A Montreuil, seule ville de plus de 100.000 habitants détenue par EELV mais où Dominique Voynet ne se représentait pas, Ibrahim Dufriche atteint 15%, en quatrième position seulement.
Sur les rangs des centristes de l'UDI et du MoDem, on avait quelques raisons de se réjouir... notamment à Pau, où François Bayrou, président du MoDem, a réussi le premier acte de son pari en arrivant largement en tête (41,85%), une victoire probable dimanche prochain devant lui permettre de rester dans le jeu national. A Paris, Marielle de Sarnez a été élue conseillère de Paris dès dimanche. Le MoDem a aussi gardé la ville de Mont-de-Marsan tandis qu'à Saint-Brieuc, le maire sortant MoDem, Bruno Joncour, a frôlé la réélection.

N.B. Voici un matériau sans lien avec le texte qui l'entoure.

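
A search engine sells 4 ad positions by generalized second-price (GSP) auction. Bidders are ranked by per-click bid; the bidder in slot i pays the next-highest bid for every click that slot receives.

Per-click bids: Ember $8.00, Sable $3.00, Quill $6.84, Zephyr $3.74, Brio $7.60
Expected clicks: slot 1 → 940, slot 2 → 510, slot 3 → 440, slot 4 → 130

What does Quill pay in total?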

A l'UDI, les espoirs mis ces dernières semaines dans la ville d'Amiens se sont transformés, puisque la liste de Brigitte Fouré devance de 20 points le PS Thierry Bonté. Autre ville convoitée par l'UDI, Laval, où le sénateur François Zocchetto est en ballottage favorable face au ministre PS Guillaume Garot. A Nancy, le radical Laurent Hénard est en ballottage favorable face à Matthieu Klein (PS).
Le nombre de ces triangulaires ne sera connu que mardi après 18h, heure limite pour le dépôt des candidatures au second tour. Dans 77 villes de plus de 30.000 habitants, quatre candidats peuvent même se maintenir.
Dès ce lundi matin, le président Hollande devrait tirer les enseignements du scrutin lors d'un entretien avec le Premier ministre, tandis que l'UMP devait réunir son bureau politique à 15h.